Having kids only multiplied that tendency tenfold.
“I’ve always had a lot of anxiety and I’ve always worried a lot, but now that I’m a parent, it’s like I’m always afraid; afraid of losing them, of them losing me, of anything bad happening. I’m just always worrying.”
This would turn out to be the impetus for the reintroduction of cannabis into Lawrence’s life.
An occasional consumer throughout college, she quit altogether when she decided to have kids roughly eight years ago. Now, as a mother of two kids under the age of seven, her life is understandably hectic.
What’s more, the family recently relocated from Los Angeles to San Diego County. With Lawrence’s husband working full-time, she’s doing the “stay-at-home mom thing” for the time-being. To say it’s been a stressful adjustment would be a serious understatement.
It wasn’t until recently, Lawrence says, that she realized she doesn’t need to feel this way – that is, “so upset and frazzled and fearful.”
“I’ve been trying to set up a brand new house and be a good mom and take care of my kids but I could barely even finish a thought. I started to feel depressed,” she says.

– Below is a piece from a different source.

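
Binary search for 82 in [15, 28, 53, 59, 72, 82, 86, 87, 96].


Step 1: lo=0, hi=8, mid=4, val=72
Step 2: lo=5, hi=8, mid=6, val=86
Step 3: lo=5, hi=5, mid=5, val=82

Found at index 5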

“I decided to have cannabis re-enter my life just to see if it would help me get more present and less high-strung around my kids... because it’s really not fair to them if I’m always [stressed].”
The moment Lawrence took that first hit off a vape pen – which she indulged in well away from her kids – she felt “focused and happy.”
“It took away all that sort of noise that’s always in my head,” she says. “The kids and I had this great day because I wasn’t a wreck. I wasn’t mad or frustrated or impatient.”
Lawrence is far from the only American parent making the realization that cannabis can be a healthy part of a parenting lifestyle.
A poll conducted by Civilized in 2016 found that 51 percent of cannabis users surveyed had children under the age of 13, while 27 percent had children between 13 and 17. Another more recent study found that many new parents in the U.S. continue to consume cannabis after having kids.
“I really believe it makes me a better parent,” says Lawrence, who admits she “used to think that getting stoned was a way to escape” but now believes just the opposite.
“I think there’s a time and place for everything, and sure there can be an element of escapism to [cannabis consumption] sometimes. But there’s such a huge difference between smoking a joint at a party and hitting a vape pen to spend the day doing something that’s normally anxiety-inducing.
“I don’t think it’s a stretch at all to say that [cannabis] is a medication for me, when I see what it does for my anxiety.”
That said, Lawrence still struggles with the stigma surrounding cannabis – and, specifically, the judgment heaped upon moms who consume it. It’s frustrating, she says, to see so much support – even celebration – for parents who indulge in a glass of wine every night, but not a joint.
“I still have a lot of guilt about it. It’s like I don’t want to be caught. I would never want to be in Target and see another mom and smell like weed,” she says.
“I get invited to Happy Hour with the neighbours now and I’m wondering, ‘does anyone else here get high?’
“On the flipside, I’m very open about it with people who know me... because I’m not getting stoned and driving my kids around. I don’t do it in front of them. And I know it doesn’t make you a bad mom.”